Livia Lund , Staff Writer

New badminton coach Rodney Lossow discusses matches with badminton players. The team has grown largely this year due to Lossow’s no cut policy. “It’ll make the program better in the long run just because you're gonna get a girl who maybe wouldn't try out and she gonna really excel and grow.” He explained.
New badminton coach Rodney Lossow discusses matches with bandminton doubles team; Harmony Morales and Derartu Ansha. The team has grown largely this year due to Lossow’s no cut policy. “It’ll make the program better in the long run just because you’re gonna get a girl who maybe wouldn’t try out and she gonna really excel and grow.” He explained. Photo: Livia Lund

In mid-March, as students and staff walked through Souths doors in the morning and wandered toward the commons they might have noticed a man sitting at a table with a large sign the words “join badminton” proudly written on it. That man was Rodney Lossow, new head coach of the girl’s badminton team this year.

Lossow came into the position after Coach Frisvold or “Coach Friz” retired from coaching last year. Previously, Lossow spent much of his 20+ years of coaching at Roosevelt high school. However, due to his two son attending South he began to transition here, and is now also an assistant football and men’s basketball coach at South. “When the badminton job came up because Coach Friz was stepping down I just thought, ‘what a great opportunity to put everything all in one building,’” he said.

Along with the new coach came many new girls, causing the numbers to nearly double from previous years. A main reason behind this is Lossow’s policy of no cutting this year, meaning everybody who tried out got on the team. Lossow explained “It’ll make the program better in the long run just because you’re gonna get a girl who maybe wouldn’t try out and she gonna really excel and grow.” Senior Tika Salsabila said she likes that everybody is welcome. “That’s one good thing about this year, that he didn’t…. cut the team and just accepted everyone.”

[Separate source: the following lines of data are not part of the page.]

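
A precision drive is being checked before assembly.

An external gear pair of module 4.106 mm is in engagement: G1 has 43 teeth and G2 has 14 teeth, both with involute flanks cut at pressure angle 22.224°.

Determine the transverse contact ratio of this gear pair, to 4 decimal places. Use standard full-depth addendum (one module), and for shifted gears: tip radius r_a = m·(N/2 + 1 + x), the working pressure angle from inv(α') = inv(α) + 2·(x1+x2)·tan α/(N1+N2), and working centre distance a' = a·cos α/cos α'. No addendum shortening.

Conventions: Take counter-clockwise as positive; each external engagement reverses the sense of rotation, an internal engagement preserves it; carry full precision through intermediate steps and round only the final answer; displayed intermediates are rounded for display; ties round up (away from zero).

topology: single-mesh involute geometry — m = 4.106, 43T/14T pair
base radii: r_b1 = 81.720950, r_b2 = 26.606821
tip radii: r_a1 = 92.385000, r_a2 = 32.848000
no profile shift: α' = α, a' = a
action lengths: √(r_a1²−r_b1²) = 43.089146, √(r_a2²−r_b2²) = 19.263130
base pitch p_b = π·m·cos α = 11.941113
CR = (43.089146 + 19.263130 − 117.021000·sin 22.22400°)/11.941113 = 1.515067
contact ratio ≈ 1.5151

1.5151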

Badminton is often thought of as a casual sport to play in someone’s backyard but, according to Lossow it’s a lot more. “I love the strategy end of it,” he said, “There’s a huge amount of strategy in badminton that people don’t even really think about.” Badminton also is a very face-paced sport. “Over a 25-35 minute period you’re gonna have a winner and you’re gonna have a loser,” Lossow explained, “This is fast explosive and you move onto the next game.”

Lossow’s coaching style is unique because he aims to impart character values on his players, such as humility and serving others. A lot of the time these values can be extended beyond the badminton court such as “how it is important to reject passivity,” explained Lossow. “You can go all the way to social justice on topics like that.”

Another important character value that Lossow stresses is teaching the team to be a family. “‘He [was] really specific about it, ‘we all family’ I don’t care if you like or dislike each other outside of the team but when we are here we are family. We choose to love.’” explained Sophomore Bella Kantharak, “I like it, it makes me feel comfortable.” Salsabila agreed with Kantharak, and joked “Our cheer is ‘123 tigers! 456 family! And people just stare at us like ‘what…’”

The future looks bright for this growing team, with the hope to win city championships as South has done for at least 5 years except for last year. Lossow also has the goal of helping the girls grow as people. “We teach them what it means to be a leader, how to be strong and how to finish.”